Inevitabilidade ignorante
Existe uma ideia generalizada e persistente de inevitabilidade que paira sobre as sociedades como nevoeiro denso e espesso. Uma ideia angustiante que queda as populações amorfas e inertes. Uma ideia de impossibilidade, de predeterminação e de resignação. Essa ideia falsa, explicarei porquê, advém de uma de duas situações: comodidade de pensamento ou ignorância estrutural. Centremo-nos na segunda. Muitas pessoas ignoram a história do mundo, a sua própria história. Ignoram abusivamente pois caso contrário perceberiam que não existe tal coisa chamada de inevitabilidade no universo. Pensemos nos grandes impérios, maiores do que os maiores que hoje pontificam sobre a Terra, pensemos nas grandes dinastias, pensemos nas grande rotas comerciais, pensemos nos dogmas, em todos eles, religiosos ou políticos. Pensemos. Recordemos.
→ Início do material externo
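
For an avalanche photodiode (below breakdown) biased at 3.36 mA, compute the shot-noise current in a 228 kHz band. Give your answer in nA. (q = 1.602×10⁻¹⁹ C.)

15.7 nA

I_n = √(2qI·B)
2qI·B = 2 × 1.602×10⁻¹⁹ × 3.36×10⁻³ × 2.28×10⁵ = 2.45×10⁻¹⁶ A²
I_n = √(2.45×10⁻¹⁶) = 1.57×10⁻⁸ A = 15.7 nA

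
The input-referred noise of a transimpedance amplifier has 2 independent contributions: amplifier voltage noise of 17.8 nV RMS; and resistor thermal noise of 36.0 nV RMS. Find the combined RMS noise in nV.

Uncorrelated sources add in power (mean-square): V_tot = √(ΣV_i²)
V_tot = √[(1.78×10⁻⁸)² + (3.60×10⁻⁸)²] = 4.02×10⁻⁸ V = 40.2 nV

40.2 nV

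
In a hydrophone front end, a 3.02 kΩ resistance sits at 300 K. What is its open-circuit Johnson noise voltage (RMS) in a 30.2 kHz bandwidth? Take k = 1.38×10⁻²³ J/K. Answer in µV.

V_n = √(4kTRB)
4kTRB = 4 × 1.38×10⁻²³ × 300 × 3.02×10³ × 3.02×10⁴ = 1.51×10⁻¹² V²
V_n = √(1.51×10⁻¹²) = 1.23×10⁻⁶ V = 1.23 µV

1.23 µV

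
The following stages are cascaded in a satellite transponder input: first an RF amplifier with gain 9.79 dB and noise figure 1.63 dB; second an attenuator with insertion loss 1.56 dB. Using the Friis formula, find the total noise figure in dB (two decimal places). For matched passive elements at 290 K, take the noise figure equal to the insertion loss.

Convert to linear (a loss of L dB is a gain of −L dB): F_i = 10^(NF_i/10), G_i = 10^(G_i,dB/10)
  Stage 1: F_1 = 10^(1.63/10) = 1.455, G_1 = 10^(9.79/10) = 9.528
  Stage 2: F_2 = 10^(1.56/10) = 1.432, G_2 = 10^(−1.56/10) = 0.6982
Friis cascade:
  F = 1.455 + (1.432 − 1)/9.528 = 1.501
NF = 10 log₁₀(1.501) = 1.76 dB

1.76 dB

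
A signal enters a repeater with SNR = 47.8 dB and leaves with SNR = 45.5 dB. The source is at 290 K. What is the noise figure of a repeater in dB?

2.3 dB

NF (dB) = SNR_in(dB) − SNR_out(dB) when the source is at T₀
NF = 47.8 − 45.5 = 2.3 dB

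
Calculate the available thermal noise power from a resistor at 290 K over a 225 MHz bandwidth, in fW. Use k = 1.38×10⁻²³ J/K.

P_n = kTB = 1.38×10⁻²³ × 290 × 2.25×10⁸ = 9.00×10⁻¹³ W = 900 fW

900 fW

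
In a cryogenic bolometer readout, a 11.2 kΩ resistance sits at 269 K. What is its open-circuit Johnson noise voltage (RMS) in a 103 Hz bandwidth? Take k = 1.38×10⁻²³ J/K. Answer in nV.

131 nV

V_n = √(4kTRB)
4kTRB = 4 × 1.38×10⁻²³ × 269 × 1.12×10⁴ × 1.03×10² = 1.71×10⁻¹⁴ V²
V_n = √(1.71×10⁻¹⁴) = 1.31×10⁻⁷ V = 131 nV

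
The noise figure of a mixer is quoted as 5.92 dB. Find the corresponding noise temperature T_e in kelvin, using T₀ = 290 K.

F = 10^(5.92/10) = 3.90841
T_e = (F − 1)·T₀ = (3.90841 − 1) × 290 = 843 K

843 K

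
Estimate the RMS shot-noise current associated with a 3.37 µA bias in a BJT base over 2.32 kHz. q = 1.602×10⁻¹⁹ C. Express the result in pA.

50.1 pA

I_n = √(2qI·B)
2qI·B = 2 × 1.602×10⁻¹⁹ × 3.37×10⁻⁶ × 2.32×10³ = 2.51×10⁻²¹ A²
I_n = √(2.51×10⁻²¹) = 5.01×10⁻¹¹ A = 50.1 pA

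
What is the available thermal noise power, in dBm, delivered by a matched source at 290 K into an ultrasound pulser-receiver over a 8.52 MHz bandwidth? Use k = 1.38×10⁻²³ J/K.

P_n = kTB = 1.38×10⁻²³ × 290 × 8.52×10⁶ = 3.41×10⁻¹⁴ W
In dBm: 10 log₁₀(3.41×10⁻¹⁴ / 10⁻³) = −104.7 dBm

−104.7 dBm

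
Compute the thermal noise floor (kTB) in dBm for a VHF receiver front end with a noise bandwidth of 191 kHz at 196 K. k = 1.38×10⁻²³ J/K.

P_n = kTB = 1.38×10⁻²³ × 196 × 1.91×10⁵ = 5.17×10⁻¹⁶ W
In dBm: 10 log₁₀(5.17×10⁻¹⁶ / 10⁻³) = −122.9 dBm

−122.9 dBm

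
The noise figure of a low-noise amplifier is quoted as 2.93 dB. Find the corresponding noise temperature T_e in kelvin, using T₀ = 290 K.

F = 10^(2.93/10) = 1.96336
T_e = (F − 1)·T₀ = (1.96336 − 1) × 290 = 279 K

279 K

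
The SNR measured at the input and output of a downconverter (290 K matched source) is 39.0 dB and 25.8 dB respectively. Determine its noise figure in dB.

13.2 dB

NF (dB) = SNR_in(dB) − SNR_out(dB) when the source is at T₀
NF = 39.0 − 25.8 = 13.2 dB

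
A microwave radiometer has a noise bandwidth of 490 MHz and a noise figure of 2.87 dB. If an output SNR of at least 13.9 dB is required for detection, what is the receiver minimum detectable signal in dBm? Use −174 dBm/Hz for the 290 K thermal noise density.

−70.3 dBm

Sensitivity = −174 + 10 log₁₀(B) + NF + SNR_min
= −174 + 86.9 + 2.87 + 13.9
= −70.33 dBm → −70.3 dBm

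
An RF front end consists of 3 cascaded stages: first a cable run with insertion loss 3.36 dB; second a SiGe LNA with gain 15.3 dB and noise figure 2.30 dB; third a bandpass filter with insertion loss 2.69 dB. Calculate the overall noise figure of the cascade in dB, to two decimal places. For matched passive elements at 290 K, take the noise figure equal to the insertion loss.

Convert to linear (a loss of L dB is a gain of −L dB): F_i = 10^(NF_i/10), G_i = 10^(G_i,dB/10)
  Stage 1: F_1 = 10^(3.36/10) = 2.168, G_1 = 10^(−3.36/10) = 0.4613
  Stage 2: F_2 = 10^(2.30/10) = 1.698, G_2 = 10^(15.3/10) = 33.88
  Stage 3: F_3 = 10^(2.69/10) = 1.858, G_3 = 10^(−2.69/10) = 0.5383
Friis cascade:
  F = 2.168 + (1.698 − 1)/0.4613 + (1.858 − 1)/15.63 = 3.736
NF = 10 log₁₀(3.736) = 5.72 dB

5.72 dB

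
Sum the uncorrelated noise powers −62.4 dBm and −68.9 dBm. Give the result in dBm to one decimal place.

−61.5 dBm

Convert to linear, add, convert back:
P₁ = 5.75×10⁻¹⁰ W, P₂ = 1.29×10⁻¹⁰ W
P_tot = 7.04×10⁻¹⁰ W → 10 log₁₀(P_tot / 10⁻³) = −61.5 dBm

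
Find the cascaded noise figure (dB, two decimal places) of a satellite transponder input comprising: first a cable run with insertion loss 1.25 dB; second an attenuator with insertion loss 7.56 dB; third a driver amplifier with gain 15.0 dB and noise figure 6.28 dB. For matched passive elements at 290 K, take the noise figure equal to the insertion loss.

Convert to linear (a loss of L dB is a gain of −L dB): F_i = 10^(NF_i/10), G_i = 10^(G_i,dB/10)
  Stage 1: F_1 = 10^(1.25/10) = 1.334, G_1 = 10^(−1.25/10) = 0.7499
  Stage 2: F_2 = 10^(7.56/10) = 5.702, G_2 = 10^(−7.56/10) = 0.1754
  Stage 3: F_3 = 10^(6.28/10) = 4.246, G_3 = 10^(15.0/10) = 31.62
Friis cascade:
  F = 1.334 + (5.702 − 1)/0.7499 + (4.246 − 1)/0.1315 = 32.28
NF = 10 log₁₀(32.28) = 15.09 dB

15.09 dB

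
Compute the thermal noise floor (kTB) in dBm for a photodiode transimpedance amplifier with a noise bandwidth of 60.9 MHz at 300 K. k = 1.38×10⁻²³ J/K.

P_n = kTB = 1.38×10⁻²³ × 300 × 6.09×10⁷ = 2.52×10⁻¹³ W
In dBm: 10 log₁₀(2.52×10⁻¹³ / 10⁻³) = −96.0 dBm

−96.0 dBm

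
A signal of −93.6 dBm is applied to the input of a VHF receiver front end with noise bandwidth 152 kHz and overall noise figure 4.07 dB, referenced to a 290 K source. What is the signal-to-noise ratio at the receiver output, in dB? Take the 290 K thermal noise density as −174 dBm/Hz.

Noise floor: N = −174 + 10 log₁₀(B) + NF
10 log₁₀(1.52×10⁵) = 51.82 dB
N = −174 + 51.82 + 4.07 = −118.11 dBm
SNR = P_sig − N = −93.6 − (−118.11) = 24.51 dB → 24.5 dB

24.5 dB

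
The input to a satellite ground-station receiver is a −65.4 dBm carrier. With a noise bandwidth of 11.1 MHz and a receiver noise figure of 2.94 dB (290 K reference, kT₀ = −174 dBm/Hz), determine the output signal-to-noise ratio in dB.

Noise floor: N = −174 + 10 log₁₀(B) + NF
10 log₁₀(1.11×10⁷) = 70.45 dB
N = −174 + 70.45 + 2.94 = −100.61 dBm
SNR = P_sig − N = −65.4 − (−100.61) = 35.21 dB → 35.2 dB

35.2 dB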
Pensemos até no que sabemos sobre os dinossauros, seres que dominaram o mundo de forma absoluta durante milénios. Se pensarmos e se soubermos percebemos a nossa ignorância em falar em inevitabilidades.
Partindo desta análise geral centremo-nos agora num aspeto particular aglutinador dos tempos modernos: o dinheiro. O mundo gira em função dele como se do sol se tratasse parecendo caminhar para uma dependência absurda. E as qualidades humanas privilegiadas e apreciadas por esta cultura vigente, a cultura do dinheiro e da posse, são a ganância e a inveja. E perante a situação, nada se afigura como mais inevitável do que isto. E no entanto... existe memória. A memória de que as coisas nem sempre foram assim. A memória das primeiras sociedades humanas, por exemplo, os povos recoletores que viviam em comunidade e cooperação. Com efeito, a situação não é endémica ao ser humano e, ainda hoje, existem comunidades do mesmo tipo, micro-sociedades, projetos sociais e, sobretudo, culturas que observam a inveja e a ganância como moralmente inaceitáveis.
Assim, fica demonstrada a não existência de inevitabilidades. Cada ser humano que habita o planeta tem em si muitos mundos muito diferentes que traduzem caminhos também eles distintos.